I don’t take issue at all with the information sited, only with one side comment you made. “A complete artificial color and flavor-free diet may be too time-consuming or too expensive for most families to follow. Also, what about foods hyperactive children eat at schools, friends, or grandparent’s houses? I would rather teach a child about a nutritious diet and encourage children to make appropriate food choices.” Would you take the same view when offering nutritional advice for a child with juvenile diabetes? I use that as an example when I explain my son’s dietary restrictions to people. And if it does take a little longer, shouldn’t we place a higher value on our children’s well-being than on the amount of time we spend grocery shopping?
It was a pain in the neck the first month or so, now it’s no different than shopping for your favorite brand of cereal, soup, etc. You know where to look and you go there. Also, the cost is not that much higher, sometimes less, believe it or not. And there can be hidden benefits such as oh, darn, we have to buy Breyer’s or Ben & Jerry’s. I have four children. I know what it’s like to shop within a budget.
The parents of the children my son plays with are all aware of his dietary restrictions, as are his grandparents, teachers, coaches. A little communication goes a long way.
My son has been on his diet for almost three years now. He is healthier than all of the rest of us put together. Fewer colds, his hair and nails grow faster, etc. This is a good thing because it is next to impossible to find antibiotics or over the counter (OTC) medications that aren’t loaded with something artificial. That is the true challenge of his diet!
For children who do react strongly to artificial dyes and flavors, the impact of straying from their diet can be as strong and long lasting though only “sanity-threatening” rather than life-threatening, as the reaction is for a child who is insulin dependent “cheating”.
As a respected and responsible nutritionist, please reconsider your comment. Thank you for letting me stand on my soapbox, I would welcome your response.
Current science and research do not support the theory that artificial flavors and colors cause hyperactivity. Rather than pressing that point, my answer focused on making healthy food choices.
Families with two working parents are very time stressed and need support to make healthy choices in less time. I was trying to get viewers to focus on making healthy choices instead of a long list of “No’s”. Healthy food choices can be “artificial” free. The key words are “healthy food choices”.
My concerns are about parents limiting their child’s food choices, especially children who are too young to purchase their own foods. I have seen parents who have eliminated so many foods from their children’s meals that it became deficient in some nutrients.
The point I make about teaching children to make healthy choices comes from working with parents who became the food restrictor and ended up with a child who “sneaks” illegal food. It doesn’t matter if they have diabetes or ADHD. Kids are smart and I think should be given age level responsibility and input into decisions that affect them. I am for empowering people, especially children to make healthy food choices and adopt a healthy lifestyle.
You are lucky that your child adheres to the food plan you have set up for them. Adolescence though can bring changes in behavior. Most teenagers will seek independence from their parents and want to fit in with their peers, including peer food choices. I encourage you to make your child a part of the food decisions that affect them.

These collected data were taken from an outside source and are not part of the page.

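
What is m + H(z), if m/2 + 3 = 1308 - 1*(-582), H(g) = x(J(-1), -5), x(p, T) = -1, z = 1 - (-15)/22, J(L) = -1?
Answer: 3773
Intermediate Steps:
z = 37/22 (z = 1 - (-15)/22 = 1 - 1*(-15/22) = 1 + 15/22 = 37/22 ≈ 1.6818)
H(g) = -1
m = 3774 (m = -6 + 2*(1308 - 1*(-582)) = -6 + 2*(1308 + 582) = -6 + 2*1890 = -6 + 3780 = 3774)
m + H(z) = 3774 - 1 = 3773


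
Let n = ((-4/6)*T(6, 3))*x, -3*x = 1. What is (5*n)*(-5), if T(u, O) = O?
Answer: -50/3 ≈ -16.667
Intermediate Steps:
x = -1/3 (x = -1/3*1 = -1/3 ≈ -0.33333)
n = 2/3 (n = (-4/6*3)*(-1/3) = (-4*1/6*3)*(-1/3) = -2/3*3*(-1/3) = -2*(-1/3) = 2/3 ≈ 0.66667)
(5*n)*(-5) = (5*(2/3))*(-5) = (10/3)*(-5) = -50/3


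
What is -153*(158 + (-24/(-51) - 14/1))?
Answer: -22104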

I do make the same recommendations for children with diabetes. Teach them to make appropriate food choices balanced with their medication. Surprisingly, diabetic nutrition therapy has changed and become more liberal. Carbohydrate counting and tracking A1C (glycosylated hemoglobin) to control long-term complications are paying off for people with diabetes.
Your analogy about diabetes to other parents would impart the seriousness with which you manage your son’s diet. Perhaps educating the public about ADHD is really what is needed. You made a start with those people who come in contact with your son.